About

Photo: Professor Carl Abbott
Carl Abbott here: Historian and Urbanist, Portlander and Pacific Northwesterner.

I’m a specialist on the history of American cities and city planning, on the history of the American West and Sunbelt, and on the later twentieth century United States more generally.

My life has taken me to all quadrants of the United States: I was born in Knoxville, Tennessee, went through school in Dayton, Ohio, college in Philadelphia, and graduate school in Chicago. I’ve had jobs in Denver, Norfolk, and Portland and visiting academic positions in Washington and Grand Junction. I think of myself as a heartlander who’s followed the trail of Lewis and Clark from east to west.

I’ve written more about Portland than any other city (four books worth plus lots of commentary), but I’ve also published articles or books that have dealt with New York, Washington, Norfolk, Atlanta, Cincinnati, Indianapolis, Chicago, Galena (IL), San Antonio, Denver, Seattle, Richland (WA), and Los Alamos (NM). I’ve never quite had the gumption to take on California.

In 2008 I published a “big” book that draws on more than thirty years of reading, teaching, and writing. How Cities Won the West: Four Centuries of Urban Change in Western North America tries to place cities in their central role as the engines of economic, social, and cultural change in western Canada and the United States—change both for good and for ill.

My current research and writing is taking me toward the analysis of literary sources.

In 2003 I published Frontiers Past and Future: Science Fiction and the American West, in which I deal with the different ways in which the narratives of the American West are used as templates for science fiction future (think homesteading stories in the mode of the little house on the big planet). I’ve also delved more deeply into the work of Kim Stanley Robinson, and I have a current paper in process on the ways in which a variety of science fiction writers have picked on Colorado as the place of refuge against social breakdown and disaster.

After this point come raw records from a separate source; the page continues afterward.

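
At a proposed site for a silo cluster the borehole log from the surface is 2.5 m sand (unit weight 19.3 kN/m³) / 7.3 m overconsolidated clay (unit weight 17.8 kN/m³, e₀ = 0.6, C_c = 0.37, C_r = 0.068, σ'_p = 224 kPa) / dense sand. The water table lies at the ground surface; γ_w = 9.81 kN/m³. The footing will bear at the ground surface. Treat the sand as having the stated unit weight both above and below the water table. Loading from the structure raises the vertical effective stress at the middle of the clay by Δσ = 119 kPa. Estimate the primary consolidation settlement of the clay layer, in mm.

S_c ≈ 159 mm

Mid-depth of clay below the ground surface: z = 2.5 + 7.3/2 = 6.15 m.
Total vertical stress at mid-clay: σ_v = 19.3×2.5 + 17.8×3.65 = 113.22 kPa.
Pore pressure: u = 9.81×(6.15 − 0) = 60.332 kPa.
Initial effective stress: σ'_0 = σ_v − u = 113.22 − 60.332 = 52.888 kPa.
Final effective stress: σ'_f = 52.888 + 119 = 171.89 kPa.
σ'_f = 171.89 ≤ σ'_p = 224 kPa, so the clay remains overconsolidated and only the recompression index applies:
S_c = C_r·H/(1+e₀)·log₁₀(σ'_f/σ'_0) = 0.068×7.3/1.6×log₁₀(171.89/52.888)
    = 0.31025 × 0.51189 = 0.1588 m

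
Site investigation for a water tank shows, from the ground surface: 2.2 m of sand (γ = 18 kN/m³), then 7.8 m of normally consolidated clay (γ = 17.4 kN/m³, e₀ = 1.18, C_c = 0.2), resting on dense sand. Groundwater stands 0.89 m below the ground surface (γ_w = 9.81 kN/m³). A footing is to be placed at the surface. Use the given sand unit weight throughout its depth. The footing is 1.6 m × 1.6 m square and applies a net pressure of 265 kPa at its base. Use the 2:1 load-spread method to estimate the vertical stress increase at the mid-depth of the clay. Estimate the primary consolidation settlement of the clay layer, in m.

Mid-depth of clay below the ground surface: z = 2.2 + 7.8/2 = 6.1 m.
Total vertical stress at mid-clay: σ_v = 18×2.2 + 17.4×3.9 = 107.46 kPa.
Pore pressure: u = 9.81×(6.1 − 0.89) = 51.11 kPa.
Initial effective stress: σ'_0 = σ_v − u = 107.46 − 51.11 = 56.35 kPa.
Stress increase at mid-clay by the 2:1 spreading method:
Δσ = qBL/((B+z)(L+z)) = 265×1.6×1.6/((1.6+6.1)(1.6+6.1)) = 11.442 kPa
Final effective stress: σ'_f = σ'_0 + Δσ = 56.35 + 11.442 = 67.792 kPa.
Normally consolidated clay, so the full stress increment lies on the virgin compression line:
S_c = C_c·H/(1+e₀)·log₁₀(σ'_f/σ'_0) = 0.2×7.8/(1+1.18)×log₁₀(67.792/56.35)
    = 0.7156 × 0.080285 = 0.05745 m

S_c ≈ 0.0575 m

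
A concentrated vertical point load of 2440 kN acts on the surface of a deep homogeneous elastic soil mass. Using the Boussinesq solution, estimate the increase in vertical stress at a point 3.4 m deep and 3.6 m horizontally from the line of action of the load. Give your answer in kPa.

Boussinesq vertical stress below a point load on an elastic half-space:
Δσ_z = 3P/(2πz²) · [1 + (r/z)²]^(−5/2)
r/z = 3.6/3.4 = 1.0588; [1+(r/z)²]^(−5/2) = 0.15261.
Δσ_z = 3×2440/(2π×3.4²) × 0.15261 = 100.78 × 0.15261 = 15.38 kPa

Δσ_z ≈ 15.4 kPa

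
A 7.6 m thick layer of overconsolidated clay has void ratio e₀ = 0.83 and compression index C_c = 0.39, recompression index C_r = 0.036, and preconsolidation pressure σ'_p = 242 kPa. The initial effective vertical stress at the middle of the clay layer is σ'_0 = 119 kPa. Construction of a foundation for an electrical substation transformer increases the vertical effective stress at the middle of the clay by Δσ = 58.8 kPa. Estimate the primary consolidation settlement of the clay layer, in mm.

Final effective stress: σ'_f = 119 + 58.8 = 177.8 kPa.
σ'_f = 177.8 ≤ σ'_p = 242 kPa, so the clay remains overconsolidated and only the recompression index applies:
S_c = C_r·H/(1+e₀)·log₁₀(σ'_f/σ'_0) = 0.036×7.6/1.83×log₁₀(177.8/119)
    = 0.14951 × 0.17438 = 0.02607 m

S_c ≈ 26.1 mm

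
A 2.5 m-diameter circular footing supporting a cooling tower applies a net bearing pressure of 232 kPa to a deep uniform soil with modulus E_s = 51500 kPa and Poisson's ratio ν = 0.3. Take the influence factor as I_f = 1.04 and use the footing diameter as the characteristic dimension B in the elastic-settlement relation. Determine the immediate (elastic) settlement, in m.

Immediate (elastic) settlement: S_e = q·B·(1−ν²)/E_s · I_f.
S_e = 232 × 2.5 × (1 − 0.3²) / 51500 × 1.04
    = 232 × 2.5 × 0.91 / 51500 × 1.04
    = 0.01066 m

S_e ≈ 0.0107 m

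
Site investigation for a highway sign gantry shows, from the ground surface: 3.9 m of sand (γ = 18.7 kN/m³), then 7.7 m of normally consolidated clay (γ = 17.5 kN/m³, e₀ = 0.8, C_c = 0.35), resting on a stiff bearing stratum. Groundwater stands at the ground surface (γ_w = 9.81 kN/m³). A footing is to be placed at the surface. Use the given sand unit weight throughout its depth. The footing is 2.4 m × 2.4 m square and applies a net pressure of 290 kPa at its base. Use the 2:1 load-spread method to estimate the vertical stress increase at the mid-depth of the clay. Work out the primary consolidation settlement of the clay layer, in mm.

S_c ≈ 146 mm

Mid-depth of clay below the ground surface: z = 3.9 + 7.7/2 = 7.75 m.
Total vertical stress at mid-clay: σ_v = 18.7×3.9 + 17.5×3.85 = 140.31 kPa.
Pore pressure: u = 9.81×(7.75 − 0) = 76.028 kPa.
Initial effective stress: σ'_0 = σ_v − u = 140.31 − 76.028 = 64.282 kPa.
Stress increase at mid-clay by the 2:1 spreading method:
Δσ = qBL/((B+z)(L+z)) = 290×2.4×2.4/((2.4+7.75)(2.4+7.75)) = 16.214 kPa
Final effective stress: σ'_f = σ'_0 + Δσ = 64.282 + 16.214 = 80.496 kPa.
Normally consolidated clay, so the full stress increment lies on the virgin compression line:
S_c = C_c·H/(1+e₀)·log₁₀(σ'_f/σ'_0) = 0.35×7.7/(1+0.8)×log₁₀(80.496/64.282)
    = 1.4972 × 0.097685 = 0.1463 m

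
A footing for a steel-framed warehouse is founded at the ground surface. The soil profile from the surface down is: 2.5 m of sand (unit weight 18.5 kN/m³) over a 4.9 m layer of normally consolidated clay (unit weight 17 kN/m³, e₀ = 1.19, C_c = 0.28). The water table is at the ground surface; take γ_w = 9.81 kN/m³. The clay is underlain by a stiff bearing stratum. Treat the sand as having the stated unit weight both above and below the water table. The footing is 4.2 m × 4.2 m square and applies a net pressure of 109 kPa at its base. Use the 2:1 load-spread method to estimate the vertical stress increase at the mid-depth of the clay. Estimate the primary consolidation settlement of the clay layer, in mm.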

A second paper is process examines the trilogy of Florida novels by Peter Matthiessen (Killing Mr. Watson, Lost Man’s River, and Bone by Bone) as frontier fiction, exploring the ‘western’ elements in plot, characterization, and setting.

Another project, to be a chapter in a forthcoming book edited by Darren Dochuk and Michelle Nickerson, looks at several novelists who have highlighted the role of real estate development in the cities of the American Southwest—e.g., Tucson in Leslie Marmon Silko’s Almanac of the Dead and Los Angeles in T. C. Boyle’s The Tortilla Curtain..

From time to time I collaborate with my wife Margery Post Abbott, whose own background spans biomedical research, urban planning, and teaching and writing about the Society of Friends (Quakers). We collaborated on a book dealing with the creation of the Columbia River Gorge National Scenic Area . . . and on an article discussing the incorporation of the Quaker testimony of simplicity within institutional architecture.